With easier access to powerful compute resources, there is a growing trend in AI for software development to develop large language models (LLMs) to address a variety of programming tasks. Even LLMs applied to tasks from the high-performance computing (HPC) domain are huge in size and demand expensive compute resources for training. This is partly because LLMs for HPC tasks are obtained by finetuning existing LLMs that support several natural and/or programming languages. We found this design choice confusing - why do we need LLMs trained on natural languages and programming languages unrelated to HPC for HPC-specific tasks? In this line of work, we aim to question choices made by existing LLMs by developing smaller language models (LMs) for specific domains - we call them domain-specific LMs. Specifically, we start with HPC as a domain and build an HPC-specific LM, named MonoCoder, which is orders of magnitude smaller than existing LMs but delivers better performance on non-HPC and HPC codes. Specifically, we pre-trained MonoCoder on an HPC-specific dataset (named HPCorpus) of C and C++ programs mined from GitHub.
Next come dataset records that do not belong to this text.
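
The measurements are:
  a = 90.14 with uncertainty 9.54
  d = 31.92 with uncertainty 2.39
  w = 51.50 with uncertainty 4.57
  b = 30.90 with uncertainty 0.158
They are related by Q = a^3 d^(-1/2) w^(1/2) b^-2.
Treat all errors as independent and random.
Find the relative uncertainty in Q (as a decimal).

0.323

Q is a product of powers, so relative uncertainties combine in quadrature:
  (3·δa/a)² = (3×0.106)² = 0.101;  (−½·δd/d)² = (-0.5×0.0749)² = 0.00140;  (½·δw/w)² = (0.5×0.0887)² = 0.00197;  (-2·δb/b)² = (-2×0.00511)² = 0.000105
δQ/Q = √(0.104) = 0.323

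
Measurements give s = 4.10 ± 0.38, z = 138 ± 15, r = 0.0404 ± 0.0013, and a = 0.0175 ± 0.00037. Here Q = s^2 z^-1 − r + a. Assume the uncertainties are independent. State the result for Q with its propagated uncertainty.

0.0989 ± 0.0262

Let p = s^2·z^-1 = 0.122. δp/p = √((2·δs/s)² + (-1·δz/z)²) = √(0.0344 + 0.0118) = 0.215, so δp = 0.0262.
Q = p − r + a: δQ = √(δp² + δr² + δa²) = √(0.000685 + 1.69e-06 + 1.37e-07) = 0.0262
Q = 0.0989.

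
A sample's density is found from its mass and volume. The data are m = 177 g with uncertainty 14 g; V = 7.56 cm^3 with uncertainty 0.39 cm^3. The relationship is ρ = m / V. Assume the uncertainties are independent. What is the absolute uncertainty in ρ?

2.21 g/cm^3

ρ is a product of powers, so relative uncertainties combine in quadrature:
  (1·δm/m)² = (1×0.0791)² = 0.00626;  (-1·δV/V)² = (-1×0.0516)² = 0.00266
δρ/ρ = √(0.00892) = 0.0944
ρ = 23.4 g/cm^3, so δρ = 0.0944 × 23.4 = 2.21 g/cm^3.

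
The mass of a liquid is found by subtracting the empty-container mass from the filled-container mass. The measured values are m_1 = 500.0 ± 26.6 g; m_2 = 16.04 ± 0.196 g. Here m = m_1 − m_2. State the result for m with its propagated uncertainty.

484.0 ± 26.6 g

Each term contributes (cᵢ δxᵢ)² to (δm)²:
  (δm_1)² = 708;  (δm_2)² = 0.0384
δm = √(708) = 26.6 g
m = 484.0 g.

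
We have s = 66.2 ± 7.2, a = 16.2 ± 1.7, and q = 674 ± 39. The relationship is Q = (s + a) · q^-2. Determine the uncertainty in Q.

2.66e-05

Let u = s + a = 82.4. δu = √(δs² + δa²) = √(51.8 + 2.89) = 7.40, so δu/u = 0.0898.
Q is then a monomial in u, q:
δQ/Q = √((δu/u)² + (-2·δq/q)²) = √(0.00806 + 0.0134) = 0.146
Q = 0.000181, so δQ = 0.146 × 0.000181 = 2.66e-05.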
We evaluated the performance of MonoCoder against state-of-the-art multi-lingual LLMs. Results demonstrate that MonoCoder, although much smaller than existing LMs, outperforms other LLMs on normalized-perplexity tests (in relation to model size) while also delivering competing CodeBLEU scores for high-performance and parallel code generations. In other words, results suggest that MonoCoder understands HPC code better than state-of-the-art LLMs.
Paper Structure (9 sections, 4 figures, 1 table)
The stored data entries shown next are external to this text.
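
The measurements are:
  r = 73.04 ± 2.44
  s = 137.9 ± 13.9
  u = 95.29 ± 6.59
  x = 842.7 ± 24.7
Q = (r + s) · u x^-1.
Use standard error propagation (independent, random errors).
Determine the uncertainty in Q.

Let w = r + s = 210.9. δw = √(δr² + δs²) = √(5.95 + 193) = 14.1, so δw/w = 0.0669.
Q is then a monomial in w, u, x:
δQ/Q = √((δw/w)² + (1·δu/u)² + (-1·δx/x)²) = √(0.00448 + 0.00478 + 0.000859) = 0.101
Q = 23.85, so δQ = 0.101 × 23.85 = 2.40.

2.40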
This paper contains 9 sections, 4 figures, 1 table.

Figures (4)

  • Figure 1: Local Semantics Elimination (LSE) pipeline overview: Given a source code, the code turns into a semantic-less version using AST knowledge, and eventually, the lexicalized tokens are fed into MonoCoder.
  • Figure 2: Comparison of code language models based on their model size, perplexities, and normalized-to-size perplexities for C and C++. The results demonstrate that smaller models, such as MonoCoder, tend to have much better normalized perplexity scores (lower is better), indicating better performance relative to their size. Data for PolyCoder, GPT-Neo, GPT-J, Codex, StarCoder, and GPT-NeoX are taken from xu2022systematic and li2023starcoder.
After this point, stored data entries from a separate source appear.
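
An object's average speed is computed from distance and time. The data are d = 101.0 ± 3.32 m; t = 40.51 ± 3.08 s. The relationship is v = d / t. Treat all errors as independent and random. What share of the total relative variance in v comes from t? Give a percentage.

84.3%

(δv/v)² = (1·δd/d)² + (-1·δt/t)²
  d term: (1×0.0329)² = 0.00108
  t term: (-1×0.0760)² = 0.00578
Total = 0.00686. Share from t = 0.00578/0.00686 = 0.843.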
  • Figure 3: Evaluating code completion performance of HPC code by the foundation models (PolyCoder example): Evaluating machine-generated code, given different contexts of the initial HPC codes and measuring the similarity to the true reference.
  • Figure 4: Code Completion Performance on General and OpenMP Datasets –- CodeBLEU scores (higher is better) for MonoCoder, PolyCoder, and GPT-3.5 models, both with and without Local Semantic Elimination (LSE), across varying context lengths (100, 300, and 600 tokens). MonoCoder and MonoCoder + LSE consistently outperform other models, with the addition of LSE generally enhancing performance across all models.